I am so glad that this isn't just me. DD2 (3.5) has regressed massively. She denies needing a wee when leaving places, then 5 mintues later has an accident on the way home/ to nursery etc.

We spend a lot of time to-ing and fro-ing and when we're going to be in the car for 40 minutes of so, I tell her to have a wee before we set off, which she does, but otherwise she doesn't seem to realise she needs a wee until a little bit has escaped, at which point there isn't long until the floodgates open!

She knows exactly what is going on. Yesterday she said, "tomorrow is ballet day, I won't do a wee in my knickers tomorrow cos I like my ballet skirt" Then I picked her up from ballet, and she promptly did a wee in her skirt cos she won't be wearing it for the rest of the day anyway. Then she says calm as you like, "oh dear, that means i don't get get my dry knicker treat today". TBH I can't remember the last time she did!

She was potty trained at 2 and was brilliant for ages. There have been no major changes in her routine/ what we expect of her. She just couldn't give 2 hoots about staying dry and being a big girl.

I'm fed up of waiting for it to end- I can't go back to nappies (her nursery doesn't allow them). Also, if she is pantless, she makes it to the loo in time everytime- so she can do it! Comando child might to be very politically correct though.

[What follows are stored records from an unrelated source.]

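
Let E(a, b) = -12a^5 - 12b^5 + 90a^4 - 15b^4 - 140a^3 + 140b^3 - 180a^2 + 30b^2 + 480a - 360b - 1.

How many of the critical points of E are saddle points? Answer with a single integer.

E separates as a function of a plus a function of b, so ∇E=0 decouples.
∂E/∂a = -60(a - 4)(a - 2)(a - 1)(a + 1) = 0 at a ∈ {-1, 1, 2, 4}; ∂E/∂b = -60(b - 2)(b - 1)(b + 1)(b + 3) = 0 at b ∈ {-3, -1, 1, 2}.
The Hessian is diagonal: diag(E_aa, E_bb). Second derivatives: E_aa(-1)=1800, E_aa(1)=-360, E_aa(2)=360, E_aa(4)=-1800; E_bb(-3)=2400, E_bb(-1)=-720, E_bb(1)=480, E_bb(2)=-900.
Saddle points occur where the two diagonal entries have opposite signs: (-1, -1), (-1, 2), (1, -3), (1, 1), (2, -1), (2, 2), (4, -3), (4, 1). Count: 8.

8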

negligentmummy Wed 12-Oct-11 13:45:09

(might NOT be PC rather!!)

GreenOlives Thu 13-Oct-11 21:28:24

Hello ladies, same problem for me with DS (3.4), have been training for a few months and he was pretty good with wees as long as we constantly reminded him but poos were a different story - he started withholding them and has ended up taking Movicol to stop him from being able to hold them in!! He has never managed to do a poo without first starting it in his pants! Anyhow he has massively regressed with wees too, mainly because he automatically says "no" anytime we ask him if he needs to go. DH and I both think its a power struggle thing and after extensive research (mostly on Mumsnet!) I found this link on another thread en.allexperts.com/q/Pediatrics-1429/potty-training-five-year.htm We started with it today and although there were still lots of accidents he did take himself to the toilet independently for the first time ever and pull his own pants/trousers up and down which is a major breakthrough! I actually feel that this method might just work for my stubborn little man! Just thought it may be of use to some of you too. Good luck!

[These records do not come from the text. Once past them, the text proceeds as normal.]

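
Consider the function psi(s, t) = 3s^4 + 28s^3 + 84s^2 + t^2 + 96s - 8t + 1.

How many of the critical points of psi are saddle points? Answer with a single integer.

psi separates as a function of s plus a function of t, so ∇psi=0 decouples.
∂psi/∂s = 12(s + 1)(s + 2)(s + 4) = 0 at s ∈ {-4, -2, -1}; ∂psi/∂t = 2(t - 4) = 0 at t ∈ {4}.
The Hessian is diagonal: diag(psi_ss, psi_tt). Second derivatives: psi_ss(-4)=72, psi_ss(-2)=-24, psi_ss(-1)=36; psi_tt(4)=2.
Saddle points occur where the two diagonal entries have opposite signs: (-2, 4). Count: 1.

1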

Byeckersliiiiiiiiiiiiiike Thu 13-Oct-11 21:42:47

Oh my word, this thread has made me realise im not a terrible mum, lots of children do it!
I LOVE YOU ALL grin

Ds1 does this but his is poo, wees are not a problem and never have been, but i cant remember the last time he did an entire poo on the potty/toilet.
He would either hold it n and poo in his pants when he got home (after nursery) or do it on the toilet at nursery or at gps, he would only have accidents for me. But he had an accident at nursery on tues so im afraid we are back to pull ups sad

I asked him if he wanted a poo yesterday as he was trumping, he said no, which he always does, i said, come on we will go and have a try, he started screaming and crying hysterically, i calmed him down and asked him if he didnt like having a poo and what it was he didnt like and he just kept saying 'i dont want a poo' so i left it in the end.

It's so hard, thanks greenolives for the link, im off for a read of it

GreenOlives Sat 15-Oct-11 13:24:32

Good luck byeckers, hope theres is light at the end of the toilet training tunnel for all of us soon!